Here are five hidden ways spreadsheets add costs:
- Built From Scratch. It takes a good deal of time just to figure out what information to collect and how to best record it. Software systems eliminate that learning curve with built-in FFIEC guidance. Users can choose from ready-to-go templates or edit information to suit their needs.
- Everything (and we mean everything) is Manual. Copy, cut, paste. Toggle back and forth between worksheets and narrative documents. Scroll, search, and search some more. The whole process is labor intensive and prone to errors in both data entry and analysis. Software systems automatically update associations between interrelated assets and controls, track user changes, send reminder notices, highlight high risk areas, and generate reports.
- Extended Examinations. Spreadsheets = examiner headaches. The harder it is to pull information for the examiners, the more your costs go up. Lengthy exams are costly as valuable employees are pulled away from their regular jobs. Automated tools deliver commonly requested compliance reports, and users can choose to give examiners direct access to the system.

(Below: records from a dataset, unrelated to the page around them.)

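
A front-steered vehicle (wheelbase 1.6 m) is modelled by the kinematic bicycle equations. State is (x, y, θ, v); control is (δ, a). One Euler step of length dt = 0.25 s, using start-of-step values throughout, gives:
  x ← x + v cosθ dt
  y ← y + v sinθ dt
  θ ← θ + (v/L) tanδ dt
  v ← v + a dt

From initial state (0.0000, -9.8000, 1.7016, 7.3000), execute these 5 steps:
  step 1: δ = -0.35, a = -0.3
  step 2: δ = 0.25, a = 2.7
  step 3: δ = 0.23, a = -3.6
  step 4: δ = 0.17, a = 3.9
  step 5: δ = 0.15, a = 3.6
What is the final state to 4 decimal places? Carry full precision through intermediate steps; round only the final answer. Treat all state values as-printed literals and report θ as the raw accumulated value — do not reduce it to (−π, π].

after step 1 (δ=-0.35, a=-0.3): (-0.238037, -7.990590, 1.285239, 7.225000)
after step 2 (δ=0.25, a=2.7): (0.270769, -6.257485, 1.573496, 7.900000)
after step 3 (δ=0.23, a=-3.6): (0.265437, -4.282492, 1.862517, 7.000000)
after step 4 (δ=0.17, a=3.9): (-0.237865, -2.606429, 2.050267, 7.975000)
after step 5 (δ=0.15, a=3.6): (-1.157600, -0.837495, 2.238595, 8.875000)

(-1.1576, -0.8375, 2.2386, 8.8750)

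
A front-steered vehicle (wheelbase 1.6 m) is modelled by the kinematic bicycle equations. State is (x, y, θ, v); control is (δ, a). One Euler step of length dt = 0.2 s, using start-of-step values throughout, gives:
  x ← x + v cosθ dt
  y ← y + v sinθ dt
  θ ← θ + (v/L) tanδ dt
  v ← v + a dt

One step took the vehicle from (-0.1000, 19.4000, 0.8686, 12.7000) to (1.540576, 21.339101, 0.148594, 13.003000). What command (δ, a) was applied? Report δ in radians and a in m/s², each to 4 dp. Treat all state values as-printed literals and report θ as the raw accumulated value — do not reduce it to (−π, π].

δ = -0.4258, a = 1.5150

a = (v'−v)/dt = (0.303000)/0.2 = 1.5150
Δθ = θ'−θ = -0.720006;  (v·dt/L) = 12.7000·0.2/1.6 = 1.587500
tan δ = Δθ·L/(v·dt) = -0.453547  →  δ = -0.4258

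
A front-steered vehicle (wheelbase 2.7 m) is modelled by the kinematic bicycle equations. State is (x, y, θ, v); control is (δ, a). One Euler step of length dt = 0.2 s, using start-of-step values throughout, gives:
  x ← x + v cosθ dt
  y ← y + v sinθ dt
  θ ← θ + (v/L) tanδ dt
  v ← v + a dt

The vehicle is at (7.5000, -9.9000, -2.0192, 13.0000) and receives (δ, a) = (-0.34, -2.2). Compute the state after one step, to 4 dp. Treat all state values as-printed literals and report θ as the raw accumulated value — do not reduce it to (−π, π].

(6.3728, -12.2430, -2.3598, 12.5600)

x' = 7.5000 + 13.0000·cos(-2.0192)·0.2 = 6.3728
y' = -9.9000 + 13.0000·sin(-2.0192)·0.2 = -12.2430
θ' = -2.0192 + (13.0000/2.7)·tan(-0.34)·0.2 = -2.3598
v' = 13.0000 − 2.2000·0.2 = 12.5600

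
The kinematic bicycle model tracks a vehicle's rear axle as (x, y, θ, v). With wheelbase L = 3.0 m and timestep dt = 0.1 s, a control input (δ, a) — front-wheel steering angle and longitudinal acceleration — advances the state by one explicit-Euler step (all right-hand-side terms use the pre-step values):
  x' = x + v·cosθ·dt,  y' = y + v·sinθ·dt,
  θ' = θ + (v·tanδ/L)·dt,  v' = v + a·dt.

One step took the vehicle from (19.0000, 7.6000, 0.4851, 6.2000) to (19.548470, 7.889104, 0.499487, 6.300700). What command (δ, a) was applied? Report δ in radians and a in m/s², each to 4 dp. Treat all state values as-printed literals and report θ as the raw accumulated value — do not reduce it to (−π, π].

a = (v'−v)/dt = (0.100700)/0.1 = 1.0070
Δθ = θ'−θ = 0.014387;  (v·dt/L) = 6.2000·0.1/3.0 = 0.206667
tan δ = Δθ·L/(v·dt) = 0.069615  →  δ = 0.0695

δ = 0.0695, a = 1.0070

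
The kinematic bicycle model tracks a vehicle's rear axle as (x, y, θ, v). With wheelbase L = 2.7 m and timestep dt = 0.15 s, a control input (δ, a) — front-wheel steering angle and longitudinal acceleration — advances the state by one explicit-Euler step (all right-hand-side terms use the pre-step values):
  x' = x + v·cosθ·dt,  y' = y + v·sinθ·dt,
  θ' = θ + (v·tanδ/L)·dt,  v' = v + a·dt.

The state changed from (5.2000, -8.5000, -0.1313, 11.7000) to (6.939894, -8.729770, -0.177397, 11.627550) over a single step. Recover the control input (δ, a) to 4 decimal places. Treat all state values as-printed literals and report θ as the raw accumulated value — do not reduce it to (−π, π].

a = (v'−v)/dt = (-0.072450)/0.15 = -0.4830
Δθ = θ'−θ = -0.046097;  (v·dt/L) = 11.7000·0.15/2.7 = 0.650000
tan δ = Δθ·L/(v·dt) = -0.070918  →  δ = -0.0708

δ = -0.0708, a = -0.4830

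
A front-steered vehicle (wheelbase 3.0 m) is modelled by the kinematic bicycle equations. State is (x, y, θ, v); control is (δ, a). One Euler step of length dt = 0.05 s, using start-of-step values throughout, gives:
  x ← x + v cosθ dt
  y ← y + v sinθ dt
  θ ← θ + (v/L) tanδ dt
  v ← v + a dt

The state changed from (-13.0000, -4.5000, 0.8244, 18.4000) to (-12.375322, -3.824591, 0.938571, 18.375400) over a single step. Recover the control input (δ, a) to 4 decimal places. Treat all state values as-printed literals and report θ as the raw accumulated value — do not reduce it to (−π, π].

δ = 0.3564, a = -0.4920

a = (v'−v)/dt = (-0.024600)/0.05 = -0.4920
Δθ = θ'−θ = 0.114171;  (v·dt/L) = 18.4000·0.05/3.0 = 0.306667
tan δ = Δθ·L/(v·dt) = 0.372297  →  δ = 0.3564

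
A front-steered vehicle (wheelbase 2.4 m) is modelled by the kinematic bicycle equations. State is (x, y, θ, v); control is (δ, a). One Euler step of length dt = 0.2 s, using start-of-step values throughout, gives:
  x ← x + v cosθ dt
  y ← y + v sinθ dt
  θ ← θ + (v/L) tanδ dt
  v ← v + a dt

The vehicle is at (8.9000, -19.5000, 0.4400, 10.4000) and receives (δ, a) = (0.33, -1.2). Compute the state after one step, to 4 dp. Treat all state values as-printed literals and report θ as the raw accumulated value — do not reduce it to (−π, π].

x' = 8.9000 + 10.4000·cos(0.4400)·0.2 = 10.7819
y' = -19.5000 + 10.4000·sin(0.4400)·0.2 = -18.6140
θ' = 0.4400 + (10.4000/2.4)·tan(0.33)·0.2 = 0.7369
v' = 10.4000 − 1.2000·0.2 = 10.1600

(10.7819, -18.6140, 0.7369, 10.1600)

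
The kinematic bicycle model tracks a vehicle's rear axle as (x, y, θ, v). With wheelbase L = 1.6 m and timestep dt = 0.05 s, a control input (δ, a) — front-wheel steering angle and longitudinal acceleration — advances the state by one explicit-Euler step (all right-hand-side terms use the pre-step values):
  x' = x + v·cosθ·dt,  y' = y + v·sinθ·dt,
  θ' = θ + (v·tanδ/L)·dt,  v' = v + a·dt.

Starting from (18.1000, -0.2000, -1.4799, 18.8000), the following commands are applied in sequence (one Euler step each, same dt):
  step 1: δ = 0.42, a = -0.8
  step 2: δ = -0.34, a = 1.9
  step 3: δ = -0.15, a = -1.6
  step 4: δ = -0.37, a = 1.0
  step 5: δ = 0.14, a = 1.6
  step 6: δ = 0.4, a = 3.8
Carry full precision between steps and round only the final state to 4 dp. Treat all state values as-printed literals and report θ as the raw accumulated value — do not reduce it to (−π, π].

after step 1 (δ=0.42, a=-0.8): (18.185325, -1.136119, -1.217539, 18.760000)
after step 2 (δ=-0.34, a=1.9): (18.509832, -2.016199, -1.424917, 18.855000)
after step 3 (δ=-0.15, a=-1.6): (18.646872, -2.948935, -1.513969, 18.775000)
after step 4 (δ=-0.37, a=1.0): (18.700191, -3.886170, -1.741535, 18.825000)
after step 5 (δ=0.14, a=1.6): (18.540263, -4.813733, -1.658633, 18.905000)
after step 6 (δ=0.4, a=3.8): (18.457341, -5.755339, -1.408855, 19.095000)

(18.4573, -5.7553, -1.4089, 19.0950)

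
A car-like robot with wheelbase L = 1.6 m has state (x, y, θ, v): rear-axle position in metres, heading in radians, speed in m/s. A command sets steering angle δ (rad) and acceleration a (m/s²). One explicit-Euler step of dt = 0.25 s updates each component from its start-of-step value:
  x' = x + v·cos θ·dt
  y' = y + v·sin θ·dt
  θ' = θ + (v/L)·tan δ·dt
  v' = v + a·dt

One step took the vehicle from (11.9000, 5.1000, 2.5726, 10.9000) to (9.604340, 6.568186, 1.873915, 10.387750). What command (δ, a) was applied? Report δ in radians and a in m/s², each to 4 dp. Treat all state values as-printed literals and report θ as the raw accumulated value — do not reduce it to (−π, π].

δ = -0.3893, a = -2.0490

a = (v'−v)/dt = (-0.512250)/0.25 = -2.0490
Δθ = θ'−θ = -0.698685;  (v·dt/L) = 10.9000·0.25/1.6 = 1.703125
tan δ = Δθ·L/(v·dt) = -0.410237  →  δ = -0.3893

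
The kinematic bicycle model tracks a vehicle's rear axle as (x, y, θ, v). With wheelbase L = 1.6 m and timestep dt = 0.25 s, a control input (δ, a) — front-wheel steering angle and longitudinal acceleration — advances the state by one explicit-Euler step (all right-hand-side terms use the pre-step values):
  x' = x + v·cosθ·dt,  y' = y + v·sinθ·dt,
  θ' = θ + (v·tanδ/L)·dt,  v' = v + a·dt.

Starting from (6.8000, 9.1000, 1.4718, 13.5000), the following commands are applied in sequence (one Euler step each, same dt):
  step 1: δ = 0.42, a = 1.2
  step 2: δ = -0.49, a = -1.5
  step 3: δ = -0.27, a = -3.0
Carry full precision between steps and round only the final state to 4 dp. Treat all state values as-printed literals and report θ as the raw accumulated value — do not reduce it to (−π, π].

(5.5723, 17.9527, 0.6831, 12.6750)

after step 1 (δ=0.42, a=1.2): (7.133567, 12.458476, 2.413789, 13.800000)
after step 2 (δ=-0.49, a=-1.5): (4.557669, 14.753524, 1.263671, 13.425000)
after step 3 (δ=-0.27, a=-3.0): (5.572330, 17.952723, 0.683127, 12.675000)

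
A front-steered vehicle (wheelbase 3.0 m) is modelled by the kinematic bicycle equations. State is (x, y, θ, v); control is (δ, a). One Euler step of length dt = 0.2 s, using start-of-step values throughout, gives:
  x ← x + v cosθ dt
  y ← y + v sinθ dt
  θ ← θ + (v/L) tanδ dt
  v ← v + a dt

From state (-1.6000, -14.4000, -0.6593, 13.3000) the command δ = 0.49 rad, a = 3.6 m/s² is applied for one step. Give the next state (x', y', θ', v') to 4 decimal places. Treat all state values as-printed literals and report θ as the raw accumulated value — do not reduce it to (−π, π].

x' = -1.6000 + 13.3000·cos(-0.6593)·0.2 = 0.5025
y' = -14.4000 + 13.3000·sin(-0.6593)·0.2 = -16.0294
θ' = -0.6593 + (13.3000/3.0)·tan(0.49)·0.2 = -0.1864
v' = 13.3000 + 3.6000·0.2 = 14.0200

(0.5025, -16.0294, -0.1864, 14.0200)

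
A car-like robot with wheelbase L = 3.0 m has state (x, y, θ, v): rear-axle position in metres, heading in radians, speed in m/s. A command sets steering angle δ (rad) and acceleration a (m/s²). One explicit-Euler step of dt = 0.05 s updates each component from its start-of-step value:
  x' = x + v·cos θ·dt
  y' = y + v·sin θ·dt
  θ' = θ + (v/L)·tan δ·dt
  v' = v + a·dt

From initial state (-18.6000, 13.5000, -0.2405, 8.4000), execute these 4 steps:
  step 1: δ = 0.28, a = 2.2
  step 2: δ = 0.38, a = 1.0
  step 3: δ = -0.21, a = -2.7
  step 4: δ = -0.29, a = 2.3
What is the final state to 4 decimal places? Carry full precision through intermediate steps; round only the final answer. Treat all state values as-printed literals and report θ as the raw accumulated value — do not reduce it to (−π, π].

after step 1 (δ=0.28, a=2.2): (-18.192088, 13.399961, -0.200242, 8.510000)
after step 2 (δ=0.38, a=1.0): (-17.775090, 13.315326, -0.143592, 8.560000)
after step 3 (δ=-0.21, a=-2.7): (-17.351495, 13.254079, -0.174001, 8.425000)
after step 4 (δ=-0.29, a=2.3): (-16.936606, 13.181151, -0.215903, 8.540000)

(-16.9366, 13.1812, -0.2159, 8.5400)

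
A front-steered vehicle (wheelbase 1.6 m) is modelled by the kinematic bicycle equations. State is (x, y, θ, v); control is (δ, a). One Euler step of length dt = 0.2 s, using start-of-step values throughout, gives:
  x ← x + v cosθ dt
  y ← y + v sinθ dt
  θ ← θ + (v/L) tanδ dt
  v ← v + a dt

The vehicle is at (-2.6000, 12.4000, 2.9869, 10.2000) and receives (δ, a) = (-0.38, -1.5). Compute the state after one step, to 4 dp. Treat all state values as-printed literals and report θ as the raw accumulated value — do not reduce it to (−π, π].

(-4.6156, 12.7143, 2.4776, 9.9000)

x' = -2.6000 + 10.2000·cos(2.9869)·0.2 = -4.6156
y' = 12.4000 + 10.2000·sin(2.9869)·0.2 = 12.7143
θ' = 2.9869 + (10.2000/1.6)·tan(-0.38)·0.2 = 2.4776
v' = 10.2000 − 1.5000·0.2 = 9.9000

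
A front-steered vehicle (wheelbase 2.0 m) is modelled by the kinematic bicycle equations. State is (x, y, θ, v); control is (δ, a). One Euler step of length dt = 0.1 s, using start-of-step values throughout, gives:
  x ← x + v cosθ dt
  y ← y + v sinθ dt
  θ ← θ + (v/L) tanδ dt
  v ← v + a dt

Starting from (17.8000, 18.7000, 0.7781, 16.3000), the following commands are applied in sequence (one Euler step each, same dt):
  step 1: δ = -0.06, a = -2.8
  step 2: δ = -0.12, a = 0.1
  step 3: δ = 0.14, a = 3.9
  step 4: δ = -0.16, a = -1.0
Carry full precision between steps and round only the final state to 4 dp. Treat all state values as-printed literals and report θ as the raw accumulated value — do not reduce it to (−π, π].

after step 1 (δ=-0.06, a=-2.8): (18.960965, 19.844142, 0.729141, 16.020000)
after step 2 (δ=-0.12, a=0.1): (20.155651, 20.911441, 0.632557, 16.030000)
after step 3 (δ=0.14, a=3.9): (21.448500, 21.859149, 0.745506, 16.420000)
after step 4 (δ=-0.16, a=-1.0): (22.654951, 22.972990, 0.613014, 16.320000)

(22.6550, 22.9730, 0.6130, 16.3200)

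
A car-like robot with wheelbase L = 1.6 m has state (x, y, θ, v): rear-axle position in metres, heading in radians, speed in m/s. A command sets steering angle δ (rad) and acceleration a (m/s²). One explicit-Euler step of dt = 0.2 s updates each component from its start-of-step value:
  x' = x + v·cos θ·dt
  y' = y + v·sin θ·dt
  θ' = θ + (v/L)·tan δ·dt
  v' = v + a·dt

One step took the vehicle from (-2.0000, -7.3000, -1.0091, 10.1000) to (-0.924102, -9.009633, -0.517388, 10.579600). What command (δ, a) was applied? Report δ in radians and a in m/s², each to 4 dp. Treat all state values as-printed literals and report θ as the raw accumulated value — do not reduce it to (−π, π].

a = (v'−v)/dt = (0.479600)/0.2 = 2.3980
Δθ = θ'−θ = 0.491712;  (v·dt/L) = 10.1000·0.2/1.6 = 1.262500
tan δ = Δθ·L/(v·dt) = 0.389475  →  δ = 0.3714

δ = 0.3714, a = 2.3980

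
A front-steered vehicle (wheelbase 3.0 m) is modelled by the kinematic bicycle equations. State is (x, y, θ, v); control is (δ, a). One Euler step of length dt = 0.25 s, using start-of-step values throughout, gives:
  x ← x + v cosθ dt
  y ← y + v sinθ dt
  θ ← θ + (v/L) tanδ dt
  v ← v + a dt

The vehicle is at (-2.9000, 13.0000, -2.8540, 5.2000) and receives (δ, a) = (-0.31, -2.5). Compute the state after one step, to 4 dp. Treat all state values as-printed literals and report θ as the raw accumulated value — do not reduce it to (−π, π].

x' = -2.9000 + 5.2000·cos(-2.8540)·0.25 = -4.1466
y' = 13.0000 + 5.2000·sin(-2.8540)·0.25 = 12.6313
θ' = -2.8540 + (5.2000/3.0)·tan(-0.31)·0.25 = -2.9928
v' = 5.2000 − 2.5000·0.25 = 4.5750

(-4.1466, 12.6313, -2.9928, 4.5750)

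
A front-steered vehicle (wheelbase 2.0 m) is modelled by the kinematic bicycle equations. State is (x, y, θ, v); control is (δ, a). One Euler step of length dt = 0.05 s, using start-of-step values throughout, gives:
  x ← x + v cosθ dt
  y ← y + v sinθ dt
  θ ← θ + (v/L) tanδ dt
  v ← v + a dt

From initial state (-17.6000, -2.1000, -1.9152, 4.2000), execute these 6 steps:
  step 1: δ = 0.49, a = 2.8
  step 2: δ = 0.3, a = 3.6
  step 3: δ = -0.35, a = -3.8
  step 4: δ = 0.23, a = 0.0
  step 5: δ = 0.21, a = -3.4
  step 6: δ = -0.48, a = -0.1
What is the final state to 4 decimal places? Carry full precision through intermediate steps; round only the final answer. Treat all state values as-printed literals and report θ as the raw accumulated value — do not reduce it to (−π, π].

after step 1 (δ=0.49, a=2.8): (-17.670903, -2.297668, -1.859194, 4.340000)
after step 2 (δ=0.3, a=3.6): (-17.732622, -2.505706, -1.825631, 4.520000)
after step 3 (δ=-0.35, a=-3.8): (-17.789593, -2.724408, -1.866879, 4.330000)
after step 4 (δ=0.23, a=0.0): (-17.852763, -2.931487, -1.841533, 4.330000)
after step 5 (δ=0.21, a=-3.4): (-17.910664, -3.140101, -1.818461, 4.160000)
after step 6 (δ=-0.48, a=-0.1): (-17.961653, -3.341754, -1.872604, 4.155000)

(-17.9617, -3.3418, -1.8726, 4.1550)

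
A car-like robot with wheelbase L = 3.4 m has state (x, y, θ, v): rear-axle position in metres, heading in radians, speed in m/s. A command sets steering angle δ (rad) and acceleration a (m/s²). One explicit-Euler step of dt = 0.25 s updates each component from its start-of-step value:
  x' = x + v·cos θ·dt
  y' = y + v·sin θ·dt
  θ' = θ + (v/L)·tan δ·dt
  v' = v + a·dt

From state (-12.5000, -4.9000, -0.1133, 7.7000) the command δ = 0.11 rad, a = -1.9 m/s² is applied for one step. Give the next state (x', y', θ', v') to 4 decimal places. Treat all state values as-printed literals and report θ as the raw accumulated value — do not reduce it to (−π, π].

(-10.5873, -5.1176, -0.0508, 7.2250)

x' = -12.5000 + 7.7000·cos(-0.1133)·0.25 = -10.5873
y' = -4.9000 + 7.7000·sin(-0.1133)·0.25 = -5.1176
θ' = -0.1133 + (7.7000/3.4)·tan(0.11)·0.25 = -0.0508
v' = 7.7000 − 1.9000·0.25 = 7.2250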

- Duplication. Duplicate information means duplicate effort. GBLA, BSA, Red Flags, vendor management, your own institution best practices—they’re all interrelated. Now multiply that across all your locations and business divisions. Spreadsheets can’t integrate that information. Software creates a common framework to manage all those requirements in a consistent, connected format.
- Mistakes & Lost Opportunities. With spreadsheets the responsibility for analysis lies solely with the individual. It’s a Herculean task to synthesize all that data. And while human analysis will always be critical, it cannot match software for efficiency, accuracy and depth. The right automation tool will demonstrate which assets are most vulnerable and where new security controls will provide the highest return on investment. Automation provides the institution transparency in both its strengths and weaknesses. Spreadsheets, on the other hand, add layers of confusion.
The attachment to spreadsheets is clear. Microsoft Excel is widely popular and most financial professionals have a strong working knowledge of the application. And yes, it has some powerful analysis capabilities. But it can’t support the depth and breadth of information an organization needs to manage compliance activity.
You don’t use a putter to get out of a sand trap. It’s simply not the right tool for the job.
Switch to an automated risk management tool, like Scout, and suddenly the institution gains. You get efficiency, actionable business intelligence, and better security. And much, much easier examination days.
The cost savings are near immediate. Scout users report drastic reductions in time spent on compliance management. That frees up valuable time to refocus on revenue building initiatives.
Don’t waste another dollar. Organizations that rely on spreadsheets will experience a continued escalation of costs, time consuming examinations and possible fines. Failure to automate will jeopardize your competitive position. And that, certainly, is the most costly risk of all.